Hundred civilians evacuated from Mariupol steel mill

Hundreds of civilians have evacuated the Mariupol Steelworks, but large numbers of soldiers and civilians remain trapped in the underground bunkers. There should be no safe conduct for the fighters.

A bus carrying refugees from Mariupol arrives in a Russian-held village in Donetsk province on Sunday.

Alexey Kudenko / Imago

After days of negotiations, around a hundred civilians were able to leave the steelworks in Mariupol. During a ceasefire, the evacuation of the Azovstal plant finally began on Sunday, Ukrainian President Volodymyr Zelensky said in a late night address. The civilians were first taken to a Russian-held village by the UN and the Red Cross, but were due to continue their journey from there to the Ukrainian-controlled city of Zaporizhia on Monday.

Evacuations from Mariupol

Russian advance areas

Pro-Russian separatist areas

“For the first time there was a real ceasefire for two days,” said Zelenski. However, the evacuation of civilians and fighters from the steelworks at the port is very complex. It is estimated that still remains around 2000 fighters and 500 civilians in the tunnels and bunkers under the sprawling industrial complex. Units there reported that after weeks of fighting and constant shelling, there were 500 wounded soldiers and countless bodies.

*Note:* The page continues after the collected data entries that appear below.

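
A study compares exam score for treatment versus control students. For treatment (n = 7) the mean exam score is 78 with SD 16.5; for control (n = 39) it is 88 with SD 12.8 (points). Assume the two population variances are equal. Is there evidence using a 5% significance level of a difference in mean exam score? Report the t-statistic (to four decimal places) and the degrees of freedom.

Let group 1 = treatment, group 2 = control. H0: μ_1 = μ_2; H1: μ_1 ≠ μ_2 (two-sample pooled-variance t-test, two-sided).
s_p² = [(7−1)·16.5² + (39−1)·12.8²]/(7+39−2) = 178.623
t = (78 − 88)/√[178.623·(1/7 + 1/39)] = -1.8228
df = n₁ + n₂ − 2 = 44
Two-sided p-value ≈ 0.0751
Since p ≈ 0.0751 > α = 0.05, fail to reject H0; the evidence is not statistically significant.

t = -1.8228, df = 44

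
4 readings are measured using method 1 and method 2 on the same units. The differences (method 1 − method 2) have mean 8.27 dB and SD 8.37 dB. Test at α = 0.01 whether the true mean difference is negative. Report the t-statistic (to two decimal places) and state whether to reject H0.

t = 1.98; fail to reject H0

H0: μ_d = 0; H1: μ_d < 0 (paired t-test on the differences, left-tailed).
t = d̄/(s_d/√n) = 8.27/(8.37/√4) = 1.98
df = n − 1 = 3
p-value = P(T ≤ 1.98) ≈ 0.9287
Since p ≈ 0.9287 > α = 0.01, fail to reject H0; the evidence is not statistically significant.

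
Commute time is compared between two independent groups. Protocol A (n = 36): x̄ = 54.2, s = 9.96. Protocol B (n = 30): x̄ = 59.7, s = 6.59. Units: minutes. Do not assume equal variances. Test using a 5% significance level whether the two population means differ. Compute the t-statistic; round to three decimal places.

Let group 1 = protocol A, group 2 = protocol B. H0: μ_1 = μ_2; H1: μ_1 ≠ μ_2 (Welch's two-sample t-test, two-sided).
t = (x̄_1 − x̄_2)/√(s_1²/n_1 + s_2²/n_2) = (54.2 − 59.7)/√(9.96²/36 + 6.59²/30) = -2.683
Welch–Satterthwaite df ≈ 61.09
Two-sided p-value ≈ 0.009
Since p ≈ 0.009 < α = 0.05, reject H0; the evidence is statistically significant.

-2.683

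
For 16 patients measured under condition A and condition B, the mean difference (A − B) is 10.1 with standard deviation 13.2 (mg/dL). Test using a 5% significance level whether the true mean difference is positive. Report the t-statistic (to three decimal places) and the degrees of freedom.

H0: μ_d = 0; H1: μ_d > 0 (paired t-test on the differences, right-tailed).
t = d̄/(s_d/√n) = 10.1/(13.2/√16) = 3.061
df = n − 1 = 15
p-value = P(T ≥ 3.061) ≈ 0.004
Since p ≈ 0.004 < α = 0.05, reject H0; the evidence is statistically significant.

t = 3.061, df = 15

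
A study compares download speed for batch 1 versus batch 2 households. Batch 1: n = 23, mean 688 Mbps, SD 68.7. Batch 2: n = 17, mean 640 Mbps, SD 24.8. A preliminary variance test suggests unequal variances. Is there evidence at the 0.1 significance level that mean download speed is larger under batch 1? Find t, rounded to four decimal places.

3.0895

Let group 1 = batch 1, group 2 = batch 2. H0: μ_1 = μ_2; H1: μ_1 > μ_2 (Welch's two-sample t-test, right-tailed).
t = (x̄_1 − x̄_2)/√(s_1²/n_1 + s_2²/n_2) = (688 − 640)/√(68.7²/23 + 24.8²/17) = 3.0895
Welch–Satterthwaite df ≈ 29.19
p-value = P(T ≥ 3.0895) ≈ 0.002
Since p ≈ 0.002 < α = 0.1, reject H0; the data support H1.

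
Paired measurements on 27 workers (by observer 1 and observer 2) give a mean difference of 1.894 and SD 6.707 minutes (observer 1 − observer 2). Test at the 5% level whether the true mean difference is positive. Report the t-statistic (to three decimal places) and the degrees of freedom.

H0: μ_d = 0; H1: μ_d > 0 (paired t-test on the differences, right-tailed).
t = d̄/(s_d/√n) = 1.894/(6.707/√27) = 1.467
df = n − 1 = 26
p-value = P(T ≥ 1.467) ≈ 0.0771
Since p ≈ 0.0771 > α = 0.05, fail to reject H0; the evidence is not statistically significant.

t = 1.467, df = 26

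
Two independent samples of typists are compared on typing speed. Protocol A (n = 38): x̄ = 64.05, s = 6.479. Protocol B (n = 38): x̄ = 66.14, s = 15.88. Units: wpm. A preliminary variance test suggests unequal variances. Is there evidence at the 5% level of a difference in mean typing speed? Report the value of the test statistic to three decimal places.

Let group 1 = protocol A, group 2 = protocol B. H0: μ_1 = μ_2; H1: μ_1 ≠ μ_2 (Welch's two-sample t-test, two-sided).
t = (x̄_1 − x̄_2)/√(s_1²/n_1 + s_2²/n_2) = (64.05 − 66.14)/√(6.479²/38 + 15.88²/38) = -0.751
Welch–Satterthwaite df ≈ 48.99
Two-sided p-value ≈ 0.4561
Since p ≈ 0.4561 > α = 0.05, fail to reject H0; the evidence is not statistically significant.

-0.751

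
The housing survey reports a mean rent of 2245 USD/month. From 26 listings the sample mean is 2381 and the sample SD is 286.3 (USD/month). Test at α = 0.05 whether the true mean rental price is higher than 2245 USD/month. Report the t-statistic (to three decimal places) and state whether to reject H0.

t = 2.422; reject H0

H0: μ = 2245; H1: μ > 2245 (one-sample t-test, right-tailed).
t = (x̄ − μ₀)/(s/√n) = (2381 − 2245)/(286.3/√26) = 2.422
df = n − 1 = 25
p-value = P(T ≥ 2.422) ≈ 0.012
Since p ≈ 0.012 < α = 0.05, reject H0; the evidence is statistically significant.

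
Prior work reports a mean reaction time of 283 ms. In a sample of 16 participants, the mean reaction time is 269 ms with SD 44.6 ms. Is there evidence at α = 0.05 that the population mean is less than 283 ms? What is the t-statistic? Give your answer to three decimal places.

-1.256

H0: μ = 283; H1: μ < 283 (one-sample t-test, left-tailed).
t = (x̄ − μ₀)/(s/√n) = (269 − 283)/(44.6/√16) = -1.256
df = n − 1 = 15
p-value = P(T ≤ -1.256) ≈ 0.114
Since p ≈ 0.114 > α = 0.05, fail to reject H0; the evidence is not statistically significant.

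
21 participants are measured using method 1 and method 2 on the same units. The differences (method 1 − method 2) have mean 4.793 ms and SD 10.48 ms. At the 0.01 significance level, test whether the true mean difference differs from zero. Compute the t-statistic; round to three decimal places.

2.096

H0: μ_d = 0; H1: μ_d ≠ 0 (paired t-test on the differences, two-sided).
t = d̄/(s_d/√n) = 4.793/(10.48/√21) = 2.096
df = n − 1 = 20
Two-sided p-value ≈ 0.049
Since p ≈ 0.049 > α = 0.01, fail to reject H0; the data do not provide sufficient evidence against H0.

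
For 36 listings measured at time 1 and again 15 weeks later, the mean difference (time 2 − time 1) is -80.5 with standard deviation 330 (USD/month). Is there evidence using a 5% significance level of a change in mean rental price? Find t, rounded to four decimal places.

H0: μ_d = 0; H1: μ_d ≠ 0 (paired t-test on the differences, two-sided).
t = d̄/(s_d/√n) = -80.5/(330/√36) = -1.4636
df = n − 1 = 35
Two-sided p-value ≈ 0.152
Since p ≈ 0.152 > α = 0.05, fail to reject H0; the data do not provide sufficient evidence against H0.

-1.4636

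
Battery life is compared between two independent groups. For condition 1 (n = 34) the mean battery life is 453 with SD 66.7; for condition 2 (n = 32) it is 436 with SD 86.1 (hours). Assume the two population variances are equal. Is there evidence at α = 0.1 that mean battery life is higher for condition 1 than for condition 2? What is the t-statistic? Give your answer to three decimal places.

Let group 1 = condition 1, group 2 = condition 2. H0: μ_1 = μ_2; H1: μ_1 > μ_2 (two-sample pooled-variance t-test, right-tailed).
s_p² = [(34−1)·66.7² + (32−1)·86.1²]/(34+32−2) = 5884.73
t = (453 − 436)/√[5884.73·(1/34 + 1/32)] = 0.900
df = n₁ + n₂ − 2 = 64
p-value = P(T ≥ 0.900) ≈ 0.1858
Since p ≈ 0.1858 > α = 0.1, fail to reject H0; the evidence is not statistically significant.

0.900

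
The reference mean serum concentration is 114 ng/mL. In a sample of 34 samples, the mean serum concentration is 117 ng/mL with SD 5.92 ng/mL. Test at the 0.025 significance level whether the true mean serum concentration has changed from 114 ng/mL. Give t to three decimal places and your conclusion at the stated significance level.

H0: μ = 114; H1: μ ≠ 114 (one-sample t-test, two-sided).
t = (x̄ − μ₀)/(s/√n) = (117 − 114)/(5.92/√34) = 2.955
df = n − 1 = 33
Two-sided p-value ≈ 0.0057
Since p ≈ 0.0057 < α = 0.025, reject H0; the data support H1.

t = 2.955; reject H0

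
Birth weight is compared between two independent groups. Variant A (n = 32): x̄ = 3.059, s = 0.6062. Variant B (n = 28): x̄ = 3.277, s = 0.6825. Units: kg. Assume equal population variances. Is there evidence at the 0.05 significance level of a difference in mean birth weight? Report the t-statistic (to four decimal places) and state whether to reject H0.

t = -1.3105; fail to reject H0

Let group 1 = variant A, group 2 = variant B. H0: μ_1 = μ_2; H1: μ_1 ≠ μ_2 (two-sample pooled-variance t-test, two-sided).
s_p² = [(32−1)·0.6062² + (28−1)·0.6825²]/(32+28−2) = 0.413252
t = (3.059 − 3.277)/√[0.413252·(1/32 + 1/28)] = -1.3105
df = n₁ + n₂ − 2 = 58
Two-sided p-value ≈ 0.195
Since p ≈ 0.195 > α = 0.05, fail to reject H0; the data do not provide sufficient evidence against H0.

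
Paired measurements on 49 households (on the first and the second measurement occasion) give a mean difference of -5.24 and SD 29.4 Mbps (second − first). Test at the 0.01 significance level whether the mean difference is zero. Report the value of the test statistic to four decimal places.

-1.2476

H0: μ_d = 0; H1: μ_d ≠ 0 (paired t-test on the differences, two-sided).
t = d̄/(s_d/√n) = -5.24/(29.4/√49) = -1.2476
df = n − 1 = 48
Two-sided p-value ≈ 0.218
Since p ≈ 0.218 > α = 0.01, fail to reject H0; the evidence is not statistically significant.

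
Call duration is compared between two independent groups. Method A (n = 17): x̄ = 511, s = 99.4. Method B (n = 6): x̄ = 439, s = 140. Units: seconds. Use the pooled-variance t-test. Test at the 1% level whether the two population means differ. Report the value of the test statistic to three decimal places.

Let group 1 = method A, group 2 = method B. H0: μ_1 = μ_2; H1: μ_1 ≠ μ_2 (two-sample pooled-variance t-test, two-sided).
s_p² = [(17−1)·99.4² + (6−1)·140²]/(17+6−2) = 12194.6
t = (511 − 439)/√[12194.6·(1/17 + 1/6)] = 1.373
df = n₁ + n₂ − 2 = 21
Two-sided p-value ≈ 0.184
Since p ≈ 0.184 > α = 0.01, fail to reject H0; the data do not provide sufficient evidence against H0.

1.373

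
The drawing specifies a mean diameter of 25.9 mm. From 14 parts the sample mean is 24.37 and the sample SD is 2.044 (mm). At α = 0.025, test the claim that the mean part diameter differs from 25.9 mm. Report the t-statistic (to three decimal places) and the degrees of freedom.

H0: μ = 25.9; H1: μ ≠ 25.9 (one-sample t-test, two-sided).
t = (x̄ − μ₀)/(s/√n) = (24.37 − 25.9)/(2.044/√14) = -2.801
df = n − 1 = 13
Two-sided p-value ≈ 0.015
Since p ≈ 0.015 < α = 0.025, reject H0; the data support H1.

t = -2.801, df = 13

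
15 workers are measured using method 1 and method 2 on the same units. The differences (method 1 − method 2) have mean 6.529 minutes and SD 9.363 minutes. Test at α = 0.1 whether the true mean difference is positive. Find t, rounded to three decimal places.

2.701

H0: μ_d = 0; H1: μ_d > 0 (paired t-test on the differences, right-tailed).
t = d̄/(s_d/√n) = 6.529/(9.363/√15) = 2.701
df = n − 1 = 14
p-value = P(T ≥ 2.701) ≈ 0.009
Since p ≈ 0.009 < α = 0.1, reject H0; the data support H1.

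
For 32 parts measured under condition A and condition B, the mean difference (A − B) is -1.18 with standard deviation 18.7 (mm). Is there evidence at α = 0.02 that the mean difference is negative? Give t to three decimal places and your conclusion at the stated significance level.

H0: μ_d = 0; H1: μ_d < 0 (paired t-test on the differences, left-tailed).
t = d̄/(s_d/√n) = -1.18/(18.7/√32) = -0.357
df = n − 1 = 31
p-value = P(T ≤ -0.357) ≈ 0.3618
Since p ≈ 0.3618 > α = 0.02, fail to reject H0; the data do not provide sufficient evidence against H0.

t = -0.357; fail to reject H0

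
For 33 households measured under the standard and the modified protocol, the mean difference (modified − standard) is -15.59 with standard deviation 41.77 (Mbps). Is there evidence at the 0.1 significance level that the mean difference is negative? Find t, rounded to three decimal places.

-2.144

H0: μ_d = 0; H1: μ_d < 0 (paired t-test on the differences, left-tailed).
t = d̄/(s_d/√n) = -15.59/(41.77/√33) = -2.144
df = n − 1 = 32
p-value = P(T ≤ -2.144) ≈ 0.0199
Since p ≈ 0.0199 < α = 0.1, reject H0; the data support H1.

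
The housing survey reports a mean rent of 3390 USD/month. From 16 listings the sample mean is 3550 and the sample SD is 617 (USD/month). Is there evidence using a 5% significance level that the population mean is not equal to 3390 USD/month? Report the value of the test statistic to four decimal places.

H0: μ = 3390; H1: μ ≠ 3390 (one-sample t-test, two-sided).
t = (x̄ − μ₀)/(s/√n) = (3550 − 3390)/(617/√16) = 1.0373
df = n − 1 = 15
Two-sided p-value ≈ 0.316
Since p ≈ 0.316 > α = 0.05, fail to reject H0; the evidence is not statistically significant.

1.0373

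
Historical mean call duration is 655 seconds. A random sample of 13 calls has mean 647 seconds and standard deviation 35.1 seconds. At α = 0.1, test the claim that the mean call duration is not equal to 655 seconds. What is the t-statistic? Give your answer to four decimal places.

-0.8218

H0: μ = 655; H1: μ ≠ 655 (one-sample t-test, two-sided).
t = (x̄ − μ₀)/(s/√n) = (647 − 655)/(35.1/√13) = -0.8218
df = n − 1 = 12
Two-sided p-value ≈ 0.4272
Since p ≈ 0.4272 > α = 0.1, fail to reject H0; the evidence is not statistically significant.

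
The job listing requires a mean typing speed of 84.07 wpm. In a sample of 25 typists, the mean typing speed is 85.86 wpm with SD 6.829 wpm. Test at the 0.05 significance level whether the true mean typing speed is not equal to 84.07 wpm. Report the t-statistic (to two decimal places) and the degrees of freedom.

H0: μ = 84.07; H1: μ ≠ 84.07 (one-sample t-test, two-sided).
t = (x̄ − μ₀)/(s/√n) = (85.86 − 84.07)/(6.829/√25) = 1.31
df = n − 1 = 24
Two-sided p-value ≈ 0.2024
Since p ≈ 0.2024 > α = 0.05, fail to reject H0; the evidence is not statistically significant.

t = 1.31, df = 24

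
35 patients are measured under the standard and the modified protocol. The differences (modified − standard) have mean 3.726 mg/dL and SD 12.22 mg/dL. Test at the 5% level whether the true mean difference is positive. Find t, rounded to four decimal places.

H0: μ_d = 0; H1: μ_d > 0 (paired t-test on the differences, right-tailed).
t = d̄/(s_d/√n) = 3.726/(12.22/√35) = 1.8039
df = n − 1 = 34
p-value = P(T ≥ 1.8039) ≈ 0.0401
Since p ≈ 0.0401 < α = 0.05, reject H0; the data support H1.

1.8039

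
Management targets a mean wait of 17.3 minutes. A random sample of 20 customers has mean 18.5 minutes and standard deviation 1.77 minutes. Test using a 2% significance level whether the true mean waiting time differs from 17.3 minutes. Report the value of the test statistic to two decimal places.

H0: μ = 17.3; H1: μ ≠ 17.3 (one-sample t-test, two-sided).
t = (x̄ − μ₀)/(s/√n) = (18.5 − 17.3)/(1.77/√20) = 3.03
df = n − 1 = 19
Two-sided p-value ≈ 0.007
Since p ≈ 0.007 < α = 0.02, reject H0; the data support H1.

3.03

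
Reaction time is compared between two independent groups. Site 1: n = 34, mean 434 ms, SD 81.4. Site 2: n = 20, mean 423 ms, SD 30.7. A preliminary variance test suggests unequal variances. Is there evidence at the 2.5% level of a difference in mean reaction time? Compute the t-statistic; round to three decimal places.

0.707

Let group 1 = site 1, group 2 = site 2. H0: μ_1 = μ_2; H1: μ_1 ≠ μ_2 (Welch's two-sample t-test, two-sided).
t = (x̄_1 − x̄_2)/√(s_1²/n_1 + s_2²/n_2) = (434 − 423)/√(81.4²/34 + 30.7²/20) = 0.707
Welch–Satterthwaite df ≈ 46.20
Two-sided p-value ≈ 0.4831
Since p ≈ 0.4831 > α = 0.025, fail to reject H0; the evidence is not statistically significant.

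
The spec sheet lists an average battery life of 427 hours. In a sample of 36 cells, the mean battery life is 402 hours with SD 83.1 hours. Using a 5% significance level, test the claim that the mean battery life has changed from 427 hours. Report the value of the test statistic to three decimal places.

H0: μ = 427; H1: μ ≠ 427 (one-sample t-test, two-sided).
t = (x̄ − μ₀)/(s/√n) = (402 − 427)/(83.1/√36) = -1.805
df = n − 1 = 35
Two-sided p-value ≈ 0.080
Since p ≈ 0.080 > α = 0.05, fail to reject H0; the evidence is not statistically significant.

-1.805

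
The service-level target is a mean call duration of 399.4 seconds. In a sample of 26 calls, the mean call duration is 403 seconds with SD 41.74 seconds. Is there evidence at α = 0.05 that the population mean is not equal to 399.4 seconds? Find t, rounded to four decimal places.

0.4398

H0: μ = 399.4; H1: μ ≠ 399.4 (one-sample t-test, two-sided).
t = (x̄ − μ₀)/(s/√n) = (403 − 399.4)/(41.74/√26) = 0.4398
df = n − 1 = 25
Two-sided p-value ≈ 0.664
Since p ≈ 0.664 > α = 0.05, fail to reject H0; the data do not provide sufficient evidence against H0.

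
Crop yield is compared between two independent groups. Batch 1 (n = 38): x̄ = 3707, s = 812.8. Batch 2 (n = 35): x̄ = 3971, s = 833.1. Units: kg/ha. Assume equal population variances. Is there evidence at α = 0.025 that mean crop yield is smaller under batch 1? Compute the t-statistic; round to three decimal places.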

A survivor told Reuters news agency that she had not seen the sun for a long time. When the bunker shook under the bombs, she screamed hysterically out of fear. Another woman who made it to Zaporizhia last week told the British broadcaster BBC, they would have had to keep changing bunkers in the steelworks to avoid the bombs. It was incomprehensible that the whole city had been wiped out.

Azov regiment fighters escort civilians out of the besieged Mariupol Steelworks on Sunday.

Azov regiment fighters escort civilians out of the besieged Mariupol Steelworks on Sunday.

David Arakhamia/Azov Handout/Reuters

No fly should get through

More buses carrying civilians were able to leave the city on Monday, a mayor’s staffer said. However, they were not among those trapped in the steelworks, which was shot at again immediately after the buses left on Sunday. The industrial plant is the last bastion of the Ukrainians in Mariupol, which the Russians have largely conquered after weeks of bitter street fighting. Weeks ago it was expected that the steel mill would also fall within days. But the defenders are still holding out there.

At the urging of UN Secretary-General António Guterres, the Kremlin agreed on Thursday that civilians could leave the steelworks. The soldiers trapped there, on the other hand, would have to surrender and were not given safe conduct, the Kremlin said. President Vladimir Putin had previously announced that he would refrain from storming the fortified complex. Instead, the complex should be sealed off “so that no fly can get through”.

Of Mariupol’s once 450,000 inhabitants, 100,000 are said to still be there. The port city on the Sea of ​​Azov has been completely surrounded since the sixth day of the war. The humanitarian situation is disastrous as there is neither electricity, water nor enough food. Efforts by the International Committee of the Red Cross for a ceasefire and safe escape corridors to get the civilians out of the largely destroyed city have repeatedly failed.

Turkey also wants to mediate

A woman who made it to Zaporizhia told the New York Times, in the parking lot of a supermarket buses are ready every day to bring residents to Russia. But most of them wanted to go to Ukrainian cities, but didn’t have a car for the trip. The occupiers would distribute food in the morning to the sound of the Russian national anthem, but they usually didn’t last long. Due to a lack of electricity and gas, cooking is done over open fires.

After Guterres campaigned in Moscow and Kyiv last week for the evacuation of Mariupol, Turkey is also trying to mediate. President Recep Tayyip Erdogan said on Monday that he wanted to talk to Putin later this week. His adviser Ibrahim Kalin also advocated finding a solution for the civilians in Mariupol during talks in Kyiv and Moscow. The goal remains to organize a meeting between Putin and Zelenskiy in Turkey. New peace talks are not foreseeable at the moment.